Netflix is already counting money like a squirrel before winter.
And of course, the biggest headline everyone ignores: Huntr/x wins again.
Remember when Roseanne Park, MBE, released APT and everyone said it would “reshape” pop culture?
Well, apparently the only thing it reshaped was the dictionary definition of mid.
Taylor Swift tried to counter with that 12-minute therapy session disguised as a “comeback single,”
and yet, she was already defeated by “Golden” before she even opened GarageBand.
Now Huntr/x stands on top of the pop Olympus — the girls have conquered streaming, cinema, and Billboard,
and they’re still pretending like it was “accidental art.”
Yeah, sure, and Napoleon just “accidentally” walked into Moscow.
But people don’t realize what this really means.
It’s not Roseanne who lost.
It’s not Taylor either.
No, no. The true casualty of this cultural war is the Senior singer, Lee Jieun:
the one who thought being “respected” would protect her relevance.

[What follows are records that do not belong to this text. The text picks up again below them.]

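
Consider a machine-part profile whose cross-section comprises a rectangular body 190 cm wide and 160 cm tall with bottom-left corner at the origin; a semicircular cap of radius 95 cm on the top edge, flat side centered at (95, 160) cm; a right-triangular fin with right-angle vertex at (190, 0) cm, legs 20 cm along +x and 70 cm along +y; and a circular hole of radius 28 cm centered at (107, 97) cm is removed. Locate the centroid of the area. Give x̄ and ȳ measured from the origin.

rectangular body: A = 190 × 160 = 30400.00, centroid at (95.00, 80.00).
semicircular top: A = ½π·95² = 14176.44, centroid at (95.00, 200.32).
triangular fin: A = ½·20·70 = 700.00, centroid at (196.67, 23.33).
hole: A = −π·28² = -2463.01, centroid at (107.00, 97.00).
ΣA = 42813.43 cm², ΣAx̄ = 4108886.24 cm³, ΣAȳ = 5049234.72 cm³.
x̄ = 4108886.24/42813.43 = 95.97 cm; ȳ = 5049234.72/42813.43 = 117.94 cm.

x̄ = 95.97 cm, ȳ = 117.94 cm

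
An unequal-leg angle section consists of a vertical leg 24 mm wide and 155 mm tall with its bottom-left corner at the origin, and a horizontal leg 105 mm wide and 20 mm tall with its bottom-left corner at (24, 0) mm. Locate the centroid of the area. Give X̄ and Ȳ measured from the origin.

Part | A | x̄ᵢ | ȳᵢ | A·x̄ᵢ | A·ȳᵢ
vertical leg | 3720.00 | 12.00 | 77.50 | 44640.00 | 288300.00
horizontal leg | 2100.00 | 76.50 | 10.00 | 160650.00 | 21000.00
Σ | 5820.00 |  |  | 205290.00 | 309300.00
X̄ = 205290.00 / 5820.00 = 35.27 mm
Ȳ = 309300.00 / 5820.00 = 53.14 mm

X̄ = 35.27 mm, Ȳ = 53.14 mm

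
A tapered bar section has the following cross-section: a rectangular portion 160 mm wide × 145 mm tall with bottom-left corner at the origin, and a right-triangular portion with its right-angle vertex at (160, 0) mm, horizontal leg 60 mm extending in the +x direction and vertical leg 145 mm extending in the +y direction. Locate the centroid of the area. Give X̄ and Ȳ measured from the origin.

rectangular portion: A = 160 × 145 = 23200.00, centroid at (80.00, 72.50).
triangular portion: A = ½·60·145 = 4350.00, centroid at (180.00, 48.33).
ΣA = 27550.00 mm², ΣAX̄ = 2639000.00 mm³, ΣAȲ = 1892250.00 mm³.
X̄ = 2639000.00/27550.00 = 95.79 mm; Ȳ = 1892250.00/27550.00 = 68.68 mm.

X̄ = 95.79 mm, Ȳ = 68.68 mm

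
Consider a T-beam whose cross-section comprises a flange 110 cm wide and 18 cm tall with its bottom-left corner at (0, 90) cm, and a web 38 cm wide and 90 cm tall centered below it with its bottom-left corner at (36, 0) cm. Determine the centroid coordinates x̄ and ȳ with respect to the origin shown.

x̄ = 55.00 cm, ȳ = 64.80 cm

web: A = 38 × 90 = 3420.00, centroid at (55.00, 45.00).
flange: A = 110 × 18 = 1980.00, centroid at (55.00, 99.00).
ΣA = 5400.00 cm²
ΣAx̄ = (3420.00)(55.00) + (1980.00)(55.00) = 297000.00 cm³
ΣAȳ = (3420.00)(45.00) + (1980.00)(99.00) = 349920.00 cm³
x̄ = 297000.00 / 5400.00 = 55.00 cm
ȳ = 349920.00 / 5400.00 = 64.80 cm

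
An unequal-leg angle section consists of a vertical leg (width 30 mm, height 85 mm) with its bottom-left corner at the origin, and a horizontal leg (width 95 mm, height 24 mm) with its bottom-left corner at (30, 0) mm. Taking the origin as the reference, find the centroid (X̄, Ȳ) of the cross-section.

X̄ = 44.50 mm, Ȳ = 28.10 mm

vertical leg: A = 30 × 85 = 2550.00, centroid at (15.00, 42.50).
horizontal leg: A = 95 × 24 = 2280.00, centroid at (77.50, 12.00).
ΣA = 4830.00 mm²
ΣAX̄ = (2550.00)(15.00) + (2280.00)(77.50) = 214950.00 mm³
ΣAȲ = (2550.00)(42.50) + (2280.00)(12.00) = 135735.00 mm³
X̄ = 214950.00 / 4830.00 = 44.50 mm
Ȳ = 135735.00 / 4830.00 = 28.10 mm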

While she’s still singing melancholic ballads about the moon and a lonely streetlamp,
the world has moved to demons, holograms, and cinematic universes.
Huntr/x didn’t just win music. They won mythology.
So yes, the sequel comes in 2029.
But the war is already over.
Roseanne surrendered, Taylor retreated, and Jieun?
She’s still writing the eulogy for her own legacy.